The state-owned oil giant announced an indicative pricing range for its offer on Sunday, stating that a 1.5 per cent stake in the company will be offered to retail and institutional investors at a range of between 30 and 32 Saudi riyals per share. About three billion shares will be offered, suggesting an indicative valuation of between $1.6 trillion and $1.7tn (Dh5.9tn to Dh6.2tn) when the offer is launched on the benchmark Tadawul exchange, which could take place next month.
“It is a big boost to financial markets in Saudi Arabia and important for the development of the equity markets,” said James McCormack, managing director and global head of Fitch Ratings' sovereign and supranational group.
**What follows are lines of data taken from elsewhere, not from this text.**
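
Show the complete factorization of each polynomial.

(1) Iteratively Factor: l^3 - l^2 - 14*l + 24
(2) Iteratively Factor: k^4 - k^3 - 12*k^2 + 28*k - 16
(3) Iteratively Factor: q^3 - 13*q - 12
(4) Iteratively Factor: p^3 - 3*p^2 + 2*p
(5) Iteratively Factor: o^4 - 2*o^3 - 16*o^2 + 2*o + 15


(1) = (l - 3)*(l^2 + 2*l - 8) = (l - 3)*(l + 4)*(l - 2)
(2) = (k - 1)*(k^3 - 12*k + 16) = (k - 2)*(k - 1)*(k^2 + 2*k - 8) = (k - 2)*(k - 1)*(k + 4)*(k - 2)
(3) = (q - 4)*(q^2 + 4*q + 3) = (q - 4)*(q + 3)*(q + 1)
(4) = (p - 1)*(p^2 - 2*p) = p*(p - 1)*(p - 2)
(5) = (o - 1)*(o^3 - o^2 - 17*o - 15) = (o - 1)*(o + 3)*(o^2 - 4*o - 5) = (o - 1)*(o + 1)*(o + 3)*(o - 5)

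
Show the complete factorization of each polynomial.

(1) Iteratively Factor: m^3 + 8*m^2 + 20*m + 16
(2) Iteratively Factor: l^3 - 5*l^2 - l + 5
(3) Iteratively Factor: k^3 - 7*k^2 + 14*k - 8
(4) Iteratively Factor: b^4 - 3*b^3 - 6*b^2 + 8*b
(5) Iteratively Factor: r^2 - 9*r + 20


(1) = (m + 4)*(m^2 + 4*m + 4) = (m + 2)*(m + 4)*(m + 2)
(2) = (l + 1)*(l^2 - 6*l + 5) = (l - 1)*(l + 1)*(l - 5)
(3) = (k - 4)*(k^2 - 3*k + 2) = (k - 4)*(k - 1)*(k - 2)
(4) = (b - 4)*(b^3 + b^2 - 2*b) = (b - 4)*(b - 1)*(b^2 + 2*b) = b*(b - 4)*(b - 1)*(b + 2)
(5) = (r - 4)*(r - 5)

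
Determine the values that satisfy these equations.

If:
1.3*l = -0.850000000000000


Then:
l = -0.65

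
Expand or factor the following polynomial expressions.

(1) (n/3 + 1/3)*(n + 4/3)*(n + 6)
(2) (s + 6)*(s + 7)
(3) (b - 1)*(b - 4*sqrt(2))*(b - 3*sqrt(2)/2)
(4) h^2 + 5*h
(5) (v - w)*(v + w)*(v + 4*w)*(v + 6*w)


(1) = n^3/3 + 25*n^2/9 + 46*n/9 + 8/3
(2) = s^2 + 13*s + 42
(3) = b^3 - 11*sqrt(2)*b^2/2 - b^2 + 11*sqrt(2)*b/2 + 12*b - 12
(4) = h*(h + 5)
(5) = v^4 + 10*v^3*w + 23*v^2*w^2 - 10*v*w^3 - 24*w^4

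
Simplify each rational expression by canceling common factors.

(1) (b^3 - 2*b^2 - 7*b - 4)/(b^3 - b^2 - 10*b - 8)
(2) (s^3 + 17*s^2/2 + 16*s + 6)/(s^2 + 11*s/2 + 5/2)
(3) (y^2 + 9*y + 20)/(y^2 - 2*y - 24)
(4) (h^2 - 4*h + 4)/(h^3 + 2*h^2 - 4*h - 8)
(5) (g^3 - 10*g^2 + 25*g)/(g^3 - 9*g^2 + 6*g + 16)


(1) = (b + 1)/(b + 2)
(2) = (s^2 + 8*s + 12)/(s + 5)
(3) = (y + 5)/(y - 6)
(4) = (h - 2)/(h^2 + 4*h + 4)
(5) = (g^3 - 10*g^2 + 25*g)/(g^3 - 9*g^2 + 6*g + 16)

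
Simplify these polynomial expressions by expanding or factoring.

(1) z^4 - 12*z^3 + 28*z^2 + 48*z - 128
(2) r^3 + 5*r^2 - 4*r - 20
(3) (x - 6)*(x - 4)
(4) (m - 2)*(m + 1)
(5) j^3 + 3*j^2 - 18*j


(1) = (z - 8)*(z - 4)*(z - 2)*(z + 2)
(2) = (r - 2)*(r + 2)*(r + 5)
(3) = x^2 - 10*x + 24
(4) = m^2 - m - 2
(5) = j*(j - 3)*(j + 6)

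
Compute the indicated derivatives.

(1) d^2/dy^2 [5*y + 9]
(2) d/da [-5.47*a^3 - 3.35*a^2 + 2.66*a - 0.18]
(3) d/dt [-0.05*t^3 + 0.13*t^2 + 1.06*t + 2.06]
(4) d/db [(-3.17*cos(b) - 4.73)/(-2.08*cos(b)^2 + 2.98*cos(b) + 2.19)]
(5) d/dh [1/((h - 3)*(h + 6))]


(1) = 0
(2) = -16.41*a^2 - 6.7*a + 2.66
(3) = -0.15*t^2 + 0.26*t + 1.06
(4) = (6.5936*cos(b)^2 + 19.6768*cos(b) - 7.1531)*sin(b)/(4.3264*cos(b)^4 - 12.3968*cos(b)^3 - 0.23*cos(b)^2 + 13.0524*cos(b) + 4.7961)
(5) = (-2*h - 3)/(h^4 + 6*h^3 - 27*h^2 - 108*h + 324)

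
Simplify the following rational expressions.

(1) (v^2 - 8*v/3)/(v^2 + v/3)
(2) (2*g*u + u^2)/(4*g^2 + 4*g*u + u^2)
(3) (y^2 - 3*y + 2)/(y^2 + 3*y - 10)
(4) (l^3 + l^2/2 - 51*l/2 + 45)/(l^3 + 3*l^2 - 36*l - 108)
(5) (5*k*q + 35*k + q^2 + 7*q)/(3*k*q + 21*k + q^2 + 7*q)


(1) = (3*v - 8)/(3*v + 1)
(2) = u/(2*g + u)
(3) = (y - 1)/(y + 5)
(4) = (2*l^2 - 11*l + 15)/(2*l^2 - 6*l - 36)
(5) = (5*k + q)/(3*k + q)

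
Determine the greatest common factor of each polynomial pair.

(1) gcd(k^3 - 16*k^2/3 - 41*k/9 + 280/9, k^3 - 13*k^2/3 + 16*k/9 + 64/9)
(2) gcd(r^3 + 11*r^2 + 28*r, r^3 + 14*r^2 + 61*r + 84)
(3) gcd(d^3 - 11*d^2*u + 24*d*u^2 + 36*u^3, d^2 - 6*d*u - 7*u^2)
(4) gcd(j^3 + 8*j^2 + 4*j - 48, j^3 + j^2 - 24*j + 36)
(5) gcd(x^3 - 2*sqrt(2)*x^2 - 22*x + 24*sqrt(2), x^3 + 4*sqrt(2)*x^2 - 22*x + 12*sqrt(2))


(1) = gcd((k - 5)*(k - 8/3)*(k + 7/3), (k - 8/3)^2*(k + 1)) = k - 8/3
(2) = r^2 + 11*r + 28
(3) = d + u
(4) = gcd((j - 2)*(j + 4)*(j + 6), (j - 3)*(j - 2)*(j + 6)) = j^2 + 4*j - 12
(5) = gcd((x - 4*sqrt(2))*(x - sqrt(2))*(x + 3*sqrt(2)), (x - sqrt(2))^2*(x + 6*sqrt(2))) = x - sqrt(2)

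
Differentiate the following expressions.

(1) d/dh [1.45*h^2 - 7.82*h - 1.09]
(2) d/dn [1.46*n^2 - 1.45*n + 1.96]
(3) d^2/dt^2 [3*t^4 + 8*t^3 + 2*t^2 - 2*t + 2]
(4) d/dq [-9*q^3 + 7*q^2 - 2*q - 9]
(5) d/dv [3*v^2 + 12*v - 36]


(1) = 2.9*h - 7.82
(2) = 2.92*n - 1.45
(3) = 36*t^2 + 48*t + 4
(4) = -27*q^2 + 14*q - 2
(5) = 6*v + 12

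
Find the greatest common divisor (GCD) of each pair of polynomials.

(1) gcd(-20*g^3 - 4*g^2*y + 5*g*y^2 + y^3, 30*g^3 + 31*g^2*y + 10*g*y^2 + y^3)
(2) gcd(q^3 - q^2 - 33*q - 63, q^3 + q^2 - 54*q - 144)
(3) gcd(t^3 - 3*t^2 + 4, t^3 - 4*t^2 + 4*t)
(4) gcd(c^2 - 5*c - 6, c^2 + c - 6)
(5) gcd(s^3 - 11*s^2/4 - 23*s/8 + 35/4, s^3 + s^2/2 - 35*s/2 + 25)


(1) = 10*g^2 + 7*g*y + y^2
(2) = q + 3
(3) = gcd((t - 2)^2*(t + 1), t*(t - 2)^2) = t^2 - 4*t + 4
(4) = gcd((c - 6)*(c + 1), (c - 2)*(c + 3)) = 1
(5) = s^2 - 9*s/2 + 5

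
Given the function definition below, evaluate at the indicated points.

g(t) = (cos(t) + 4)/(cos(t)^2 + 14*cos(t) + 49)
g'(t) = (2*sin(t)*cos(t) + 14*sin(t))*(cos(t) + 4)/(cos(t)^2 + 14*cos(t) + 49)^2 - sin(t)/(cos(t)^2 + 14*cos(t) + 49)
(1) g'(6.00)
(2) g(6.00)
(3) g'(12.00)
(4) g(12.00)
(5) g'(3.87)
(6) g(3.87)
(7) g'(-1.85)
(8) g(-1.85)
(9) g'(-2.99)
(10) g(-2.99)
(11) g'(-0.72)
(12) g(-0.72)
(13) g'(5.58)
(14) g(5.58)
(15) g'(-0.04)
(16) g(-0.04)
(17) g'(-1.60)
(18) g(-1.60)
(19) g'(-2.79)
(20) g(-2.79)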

“When we think it about from the Saudi government’s perspective and Saudi government’s balance sheet, does it make any difference to the ratings perspective? The answer is not really,” he said.
“The government simply switched one illiquid asset to another illiquid asset so it doesn’t really change the dynamics but it is important for the development of equity markets in the kingdom and getting part of that into the equity market is an important achievement on that part of Saudi government.”
Rival ratings agency S&P Global said in a note published at the weekend that the oil firm's IPO could help the government to "strengthen its net asset position".
"If subsequently effectively deployed, the funds raised could be used to support longer-term economic growth in Saudi Arabia," S&P Global said.
The debut of the world's most profitable company on the Saudi stock exchange follows on from Tadawul's upgrade to emerging market status by index compiler MSCI earlier this year — both of which have been "met by much excitement from the global investment community", according to the head of asset management firm Invesco's Middle East and Africa institutional business, Zainab Kufaishi.
"We watch with great interest in anticipation of greater depth and liquidity to the Kingdom’s capital markets and overall diversification of its economy beyond hydrocarbons," she said.